Okay. And if you are tired or sick, don’t work out. Don’t do it, it’s bad. Your body needs the rest. Just tell yourself, ‘Kati would say that it’s okay to rest. Bodies need rest. If we are not feeling good, don’t do anything extra.’ Okay. Question number four:
‘I am 38 and seeking out professional help for the first time to deal with issues from being abused as a child.’ ‘My dad, mom, and brother were all abusive to me in different ways growing up.’ ‘My mom is gone now. But I fear that my therapist would want me to confront my dad and/or brother or write’ ‘to them, or write them out of my life. And I don’t want to do either. My relationships with them may not be perfect,’ ‘but they are still part of my life and I still love them very much. The only outcome to confronting them that I’ ‘can envision would be damaging to both of us.’ Therapists aren’t going to force us to do anything. We may ask you to confront within yourself, your abuser. Maybe writing letters that you don’t send. But if you don’t have any of that built up animosity or anger, or hurt that’s still lingering, then they wouldn’t ask you to do that anyways. But if you do, it’s something that we are worried more about you healing for you, not doing anything outwardly to them. That is at your discretion, it’s your choice. Because you know your relationship with them, you know what you could say and do. If you are wanting to build a relationship, then it will mostly be the work with you and how you work on communicating with them. Now, some people like to say that they forgive them to their abusers at some point. Like, you know, ‘Dad, I love you and I forgive you for what happened in the past.’ That might be something that you do more for you than for him. And that’s not really confrontational, it’s just a thing that you are saying, you know, ‘I’ve been working it in therapy and letting the past go. And this is part of that.’ But it’s something that you will talk about with your therapist. So never feel like your therapist is forcing you to do things.
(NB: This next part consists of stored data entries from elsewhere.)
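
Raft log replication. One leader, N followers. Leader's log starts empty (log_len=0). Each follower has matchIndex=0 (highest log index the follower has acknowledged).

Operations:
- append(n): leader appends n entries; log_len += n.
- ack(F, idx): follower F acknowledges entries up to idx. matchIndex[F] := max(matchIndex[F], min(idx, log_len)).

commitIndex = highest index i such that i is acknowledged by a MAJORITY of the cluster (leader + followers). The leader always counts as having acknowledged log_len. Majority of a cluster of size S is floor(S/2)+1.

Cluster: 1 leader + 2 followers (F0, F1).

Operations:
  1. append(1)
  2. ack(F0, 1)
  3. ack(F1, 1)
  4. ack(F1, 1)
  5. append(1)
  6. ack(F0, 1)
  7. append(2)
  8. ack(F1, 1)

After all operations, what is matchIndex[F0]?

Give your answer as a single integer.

Answer: 1

Derivation:
Op 1: append 1 -> log_len=1
Op 2: F0 acks idx 1 -> match: F0=1 F1=0; commitIndex=1
Op 3: F1 acks idx 1 -> match: F0=1 F1=1; commitIndex=1
Op 4: F1 acks idx 1 -> match: F0=1 F1=1; commitIndex=1
Op 5: append 1 -> log_len=2
Op 6: F0 acks idx 1 -> match: F0=1 F1=1; commitIndex=1
Op 7: append 2 -> log_len=4
Op 8: F1 acks idx 1 -> match: F0=1 F1=1; commitIndex=1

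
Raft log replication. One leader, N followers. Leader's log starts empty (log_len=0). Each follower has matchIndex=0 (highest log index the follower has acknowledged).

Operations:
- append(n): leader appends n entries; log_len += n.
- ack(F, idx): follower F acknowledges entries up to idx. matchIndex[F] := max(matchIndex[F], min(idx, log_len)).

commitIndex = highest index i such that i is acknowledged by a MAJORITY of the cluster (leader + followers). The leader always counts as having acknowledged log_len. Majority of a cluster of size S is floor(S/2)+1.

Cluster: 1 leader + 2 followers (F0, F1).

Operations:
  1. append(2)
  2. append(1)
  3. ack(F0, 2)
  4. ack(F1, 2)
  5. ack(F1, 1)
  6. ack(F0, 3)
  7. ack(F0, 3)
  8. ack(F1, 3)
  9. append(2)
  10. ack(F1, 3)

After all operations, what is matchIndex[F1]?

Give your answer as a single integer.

Op 1: append 2 -> log_len=2
Op 2: append 1 -> log_len=3
Op 3: F0 acks idx 2 -> match: F0=2 F1=0; commitIndex=2
Op 4: F1 acks idx 2 -> match: F0=2 F1=2; commitIndex=2
Op 5: F1 acks idx 1 -> match: F0=2 F1=2; commitIndex=2
Op 6: F0 acks idx 3 -> match: F0=3 F1=2; commitIndex=3
Op 7: F0 acks idx 3 -> match: F0=3 F1=2; commitIndex=3
Op 8: F1 acks idx 3 -> match: F0=3 F1=3; commitIndex=3
Op 9: append 2 -> log_len=5
Op 10: F1 acks idx 3 -> match: F0=3 F1=3; commitIndex=3

Answer: 3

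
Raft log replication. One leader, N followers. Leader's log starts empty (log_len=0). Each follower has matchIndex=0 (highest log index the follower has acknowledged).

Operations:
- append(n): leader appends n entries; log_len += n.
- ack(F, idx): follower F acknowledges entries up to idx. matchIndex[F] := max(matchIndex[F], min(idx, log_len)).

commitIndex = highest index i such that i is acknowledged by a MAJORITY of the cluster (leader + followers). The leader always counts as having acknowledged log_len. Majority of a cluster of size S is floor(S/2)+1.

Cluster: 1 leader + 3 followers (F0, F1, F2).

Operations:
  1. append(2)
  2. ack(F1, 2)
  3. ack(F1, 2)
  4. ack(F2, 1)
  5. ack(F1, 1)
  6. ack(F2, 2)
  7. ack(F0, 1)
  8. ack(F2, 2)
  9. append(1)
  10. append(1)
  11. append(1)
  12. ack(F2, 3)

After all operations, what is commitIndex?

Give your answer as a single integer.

Answer: 2

Derivation:
Op 1: append 2 -> log_len=2
Op 2: F1 acks idx 2 -> match: F0=0 F1=2 F2=0; commitIndex=0
Op 3: F1 acks idx 2 -> match: F0=0 F1=2 F2=0; commitIndex=0
Op 4: F2 acks idx 1 -> match: F0=0 F1=2 F2=1; commitIndex=1
Op 5: F1 acks idx 1 -> match: F0=0 F1=2 F2=1; commitIndex=1
Op 6: F2 acks idx 2 -> match: F0=0 F1=2 F2=2; commitIndex=2
Op 7: F0 acks idx 1 -> match: F0=1 F1=2 F2=2; commitIndex=2
Op 8: F2 acks idx 2 -> match: F0=1 F1=2 F2=2; commitIndex=2
Op 9: append 1 -> log_len=3
Op 10: append 1 -> log_len=4
Op 11: append 1 -> log_len=5
Op 12: F2 acks idx 3 -> match: F0=1 F1=2 F2=3; commitIndex=2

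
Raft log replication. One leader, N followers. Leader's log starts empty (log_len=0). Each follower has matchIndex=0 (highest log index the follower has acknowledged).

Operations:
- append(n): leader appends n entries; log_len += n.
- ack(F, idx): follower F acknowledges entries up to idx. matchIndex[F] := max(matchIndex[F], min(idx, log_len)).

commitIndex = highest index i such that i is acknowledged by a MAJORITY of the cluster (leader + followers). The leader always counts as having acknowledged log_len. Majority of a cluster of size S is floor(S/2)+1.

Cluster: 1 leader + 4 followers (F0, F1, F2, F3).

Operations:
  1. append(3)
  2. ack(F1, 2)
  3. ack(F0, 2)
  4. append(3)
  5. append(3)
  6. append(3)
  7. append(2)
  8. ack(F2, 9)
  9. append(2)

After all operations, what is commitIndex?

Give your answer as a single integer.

Answer: 2

Derivation:
Op 1: append 3 -> log_len=3
Op 2: F1 acks idx 2 -> match: F0=0 F1=2 F2=0 F3=0; commitIndex=0
Op 3: F0 acks idx 2 -> match: F0=2 F1=2 F2=0 F3=0; commitIndex=2
Op 4: append 3 -> log_len=6
Op 5: append 3 -> log_len=9
Op 6: append 3 -> log_len=12
Op 7: append 2 -> log_len=14
Op 8: F2 acks idx 9 -> match: F0=2 F1=2 F2=9 F3=0; commitIndex=2
Op 9: append 2 -> log_len=16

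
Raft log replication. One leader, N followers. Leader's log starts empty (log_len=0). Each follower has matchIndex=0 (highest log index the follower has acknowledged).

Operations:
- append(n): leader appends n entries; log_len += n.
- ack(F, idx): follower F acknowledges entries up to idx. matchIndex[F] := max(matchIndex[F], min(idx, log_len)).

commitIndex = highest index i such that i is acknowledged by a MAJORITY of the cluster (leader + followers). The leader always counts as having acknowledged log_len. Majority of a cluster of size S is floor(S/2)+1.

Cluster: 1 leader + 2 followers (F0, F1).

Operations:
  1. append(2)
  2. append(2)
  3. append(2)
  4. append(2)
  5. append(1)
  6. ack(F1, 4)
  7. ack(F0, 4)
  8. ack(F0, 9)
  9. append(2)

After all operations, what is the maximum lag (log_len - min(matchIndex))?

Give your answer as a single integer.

Op 1: append 2 -> log_len=2
Op 2: append 2 -> log_len=4
Op 3: append 2 -> log_len=6
Op 4: append 2 -> log_len=8
Op 5: append 1 -> log_len=9
Op 6: F1 acks idx 4 -> match: F0=0 F1=4; commitIndex=4
Op 7: F0 acks idx 4 -> match: F0=4 F1=4; commitIndex=4
Op 8: F0 acks idx 9 -> match: F0=9 F1=4; commitIndex=9
Op 9: append 2 -> log_len=11

Answer: 7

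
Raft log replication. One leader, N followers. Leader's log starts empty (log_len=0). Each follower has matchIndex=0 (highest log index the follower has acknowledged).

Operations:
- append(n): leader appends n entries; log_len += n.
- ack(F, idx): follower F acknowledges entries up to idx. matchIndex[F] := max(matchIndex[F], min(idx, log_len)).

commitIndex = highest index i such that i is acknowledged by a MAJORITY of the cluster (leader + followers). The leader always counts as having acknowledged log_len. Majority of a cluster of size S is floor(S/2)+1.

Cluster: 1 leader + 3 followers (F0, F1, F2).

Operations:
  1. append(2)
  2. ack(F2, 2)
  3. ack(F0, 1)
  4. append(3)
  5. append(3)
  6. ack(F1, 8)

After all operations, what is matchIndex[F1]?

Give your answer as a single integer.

Answer: 8

Derivation:
Op 1: append 2 -> log_len=2
Op 2: F2 acks idx 2 -> match: F0=0 F1=0 F2=2; commitIndex=0
Op 3: F0 acks idx 1 -> match: F0=1 F1=0 F2=2; commitIndex=1
Op 4: append 3 -> log_len=5
Op 5: append 3 -> log_len=8
Op 6: F1 acks idx 8 -> match: F0=1 F1=8 F2=2; commitIndex=2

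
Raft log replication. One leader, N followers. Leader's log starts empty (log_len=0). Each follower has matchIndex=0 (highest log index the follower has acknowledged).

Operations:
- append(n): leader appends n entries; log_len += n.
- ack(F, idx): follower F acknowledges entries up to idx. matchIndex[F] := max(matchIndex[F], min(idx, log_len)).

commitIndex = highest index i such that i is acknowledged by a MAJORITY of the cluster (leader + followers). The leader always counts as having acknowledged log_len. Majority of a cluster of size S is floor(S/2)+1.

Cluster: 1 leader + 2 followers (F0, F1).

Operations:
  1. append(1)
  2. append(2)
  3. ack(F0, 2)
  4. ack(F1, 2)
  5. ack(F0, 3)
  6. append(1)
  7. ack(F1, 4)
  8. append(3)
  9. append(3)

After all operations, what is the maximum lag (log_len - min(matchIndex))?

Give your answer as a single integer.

Answer: 7

Derivation:
Op 1: append 1 -> log_len=1
Op 2: append 2 -> log_len=3
Op 3: F0 acks idx 2 -> match: F0=2 F1=0; commitIndex=2
Op 4: F1 acks idx 2 -> match: F0=2 F1=2; commitIndex=2
Op 5: F0 acks idx 3 -> match: F0=3 F1=2; commitIndex=3
Op 6: append 1 -> log_len=4
Op 7: F1 acks idx 4 -> match: F0=3 F1=4; commitIndex=4
Op 8: append 3 -> log_len=7
Op 9: append 3 -> log_len=10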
Okay. And if you have a therapist that is like,
‘You’ve got to do this’, I think you should look for another one. Because that’s supposed to be something that we do together. Like a dance kind of. Maybe. Maybe like a Salsa. Now I’m just kidding, now I’m getting off track. But you know what I mean, it’s more us working together as a team meeting you were you are at and making sure that you get the support that you need at that time. Okay. And speaking of dancing, I’ve got my journal topic. Music therapy,
what does it mean to you, what you tried it before? I love music as therapy. And I’m not talking, I don’t know if there are actual musical therapists, there probably are. I know that there are art therapists. That will do like movement therapy like dance and stuff. And that can be really healing. But for me I find music to be so therapeutic, and so incorporated into my life in a way that I find helpful. Whether I need upbeat happy music, you know. Like some people even listen to disney tunes, gets you really riled up. Or like dance music or rap music. Or yoga music, like, ‘I don’t even know what that words are la-la-la-la’ But it really helps you mellow out. So I would encourage you to share songs, we are all looking for new music all the time right. Share some new songs that you like and tell us what mood they go with. And lets figure out a better way to use music to help us out. And if you haven’t tried it, try putting on some happy music if you need to be more happy. And mellow music if your anxiety is through the roof. And see what happens, right.